The most rigorous attempt to construct a theory of the state of emergency can be found in the work of Carl Schmitt. The essentials of his theory can be found in Dictatorship, as well in Political Theology, published one year later. Because these two books, published in the early 1920s, set a paradigm that is not only contemporary, but may in fact find its true completion only today, it is necessary to give a resume of their fundamental theses.

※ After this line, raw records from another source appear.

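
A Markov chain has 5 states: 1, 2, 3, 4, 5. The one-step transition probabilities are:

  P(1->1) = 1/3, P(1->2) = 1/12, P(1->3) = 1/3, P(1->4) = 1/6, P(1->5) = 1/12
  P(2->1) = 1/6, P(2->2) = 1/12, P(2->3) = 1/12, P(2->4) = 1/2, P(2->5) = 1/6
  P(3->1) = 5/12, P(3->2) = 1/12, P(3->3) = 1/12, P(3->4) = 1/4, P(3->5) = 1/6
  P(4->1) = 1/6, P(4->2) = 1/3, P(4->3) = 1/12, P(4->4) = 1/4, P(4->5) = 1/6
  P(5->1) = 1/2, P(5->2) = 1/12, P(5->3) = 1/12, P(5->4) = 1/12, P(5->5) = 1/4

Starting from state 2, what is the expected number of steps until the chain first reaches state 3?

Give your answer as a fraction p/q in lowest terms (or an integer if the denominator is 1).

Let h_i = expected steps to first reach 3 from state i.
Boundary: h_3 = 0.
First-step equations for the other states:
  h_1 = 1 + 1/3*h_1 + 1/12*h_2 + 1/3*h_3 + 1/6*h_4 + 1/12*h_5
  h_2 = 1 + 1/6*h_1 + 1/12*h_2 + 1/12*h_3 + 1/2*h_4 + 1/6*h_5
  h_4 = 1 + 1/6*h_1 + 1/3*h_2 + 1/12*h_3 + 1/4*h_4 + 1/6*h_5
  h_5 = 1 + 1/2*h_1 + 1/12*h_2 + 1/12*h_3 + 1/12*h_4 + 1/4*h_5

Substituting h_3 = 0 and rearranging gives the linear system (I - Q) h = 1:
  [2/3, -1/12, -1/6, -1/12] . (h_1, h_2, h_4, h_5) = 1
  [-1/6, 11/12, -1/2, -1/6] . (h_1, h_2, h_4, h_5) = 1
  [-1/6, -1/3, 3/4, -1/6] . (h_1, h_2, h_4, h_5) = 1
  [-1/2, -1/12, -1/12, 3/4] . (h_1, h_2, h_4, h_5) = 1

Solving yields:
  h_1 = 81/17
  h_2 = 114/17
  h_4 = 114/17
  h_5 = 6

Starting state is 2, so the expected hitting time is h_2 = 114/17.

Answer: 114/17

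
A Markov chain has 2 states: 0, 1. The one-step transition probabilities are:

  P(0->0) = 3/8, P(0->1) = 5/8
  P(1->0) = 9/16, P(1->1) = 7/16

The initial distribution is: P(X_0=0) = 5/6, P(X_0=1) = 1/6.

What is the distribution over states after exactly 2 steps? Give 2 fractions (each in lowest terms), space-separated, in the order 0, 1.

Answer: 249/512 263/512

Derivation:
Propagating the distribution step by step (d_{t+1} = d_t * P):
d_0 = (0=5/6, 1=1/6)
  d_1[0] = 5/6*3/8 + 1/6*9/16 = 13/32
  d_1[1] = 5/6*5/8 + 1/6*7/16 = 19/32
d_1 = (0=13/32, 1=19/32)
  d_2[0] = 13/32*3/8 + 19/32*9/16 = 249/512
  d_2[1] = 13/32*5/8 + 19/32*7/16 = 263/512
d_2 = (0=249/512, 1=263/512)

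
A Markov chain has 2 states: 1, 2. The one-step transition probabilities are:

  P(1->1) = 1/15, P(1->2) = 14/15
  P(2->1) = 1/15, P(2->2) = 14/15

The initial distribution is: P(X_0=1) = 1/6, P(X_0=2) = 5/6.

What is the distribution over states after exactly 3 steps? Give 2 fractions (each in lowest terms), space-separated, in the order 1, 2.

Propagating the distribution step by step (d_{t+1} = d_t * P):
d_0 = (1=1/6, 2=5/6)
  d_1[1] = 1/6*1/15 + 5/6*1/15 = 1/15
  d_1[2] = 1/6*14/15 + 5/6*14/15 = 14/15
d_1 = (1=1/15, 2=14/15)
  d_2[1] = 1/15*1/15 + 14/15*1/15 = 1/15
  d_2[2] = 1/15*14/15 + 14/15*14/15 = 14/15
d_2 = (1=1/15, 2=14/15)
  d_3[1] = 1/15*1/15 + 14/15*1/15 = 1/15
  d_3[2] = 1/15*14/15 + 14/15*14/15 = 14/15
d_3 = (1=1/15, 2=14/15)

Answer: 1/15 14/15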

The objective of both these books is to inscribe the state of emergency into a legal context. Schmitt knows perfectly well that the state of emergency, in as far as it enacts a "suspension of the legal order in its totality," seems to "escape every legal consideration"; but for him the issue is to ensure a relation, no matter of what type, between the state of emergency and the legal order: "The state of emergency is always distinguished from anarchy and chaos and, in the legal sense, there is still order in it, even though it is not a legal order." This articulation is paradoxical, since, that which should be inscribed within the legal realm is essentially exterior to it, corresponding to nothing less than the suspension of the legal order itself. Whatever the nature of the operator of this inscription of the state of emergency into the legal order, Schmitt needs to show that the suspension of law still derives from the legal domain, and not from simple anarchy. In this way, the state of emergency introduces a zone of anomy into the law, which, according to Schmitt, renders possible an effective ordering of reality. Now we understand why the theory of the state of emergency, in Political Theology, can be presented as a doctrine of sovereignty. The sovereign, who can proclaim a state of emergency, is thereby ensured of remaining anchored in the legal order. But precisely because the decision here concerns the annulation of the norm, and consequently, because the state of emergency represents the control of a space that is neither external nor internal, "the sovereign remains exterior to the normally valid legal order, and nevertheless belongs to it, since he is responsible for decision whether the Constitution can be suspended in toto." To be outside and yet belong: such is the topological structure of the state of emergency, and since the being of the sovereign, who decides over the exception, is logically defined by this very structure, he may also be characterized by the oxymoron of an "ecstasy-belonging."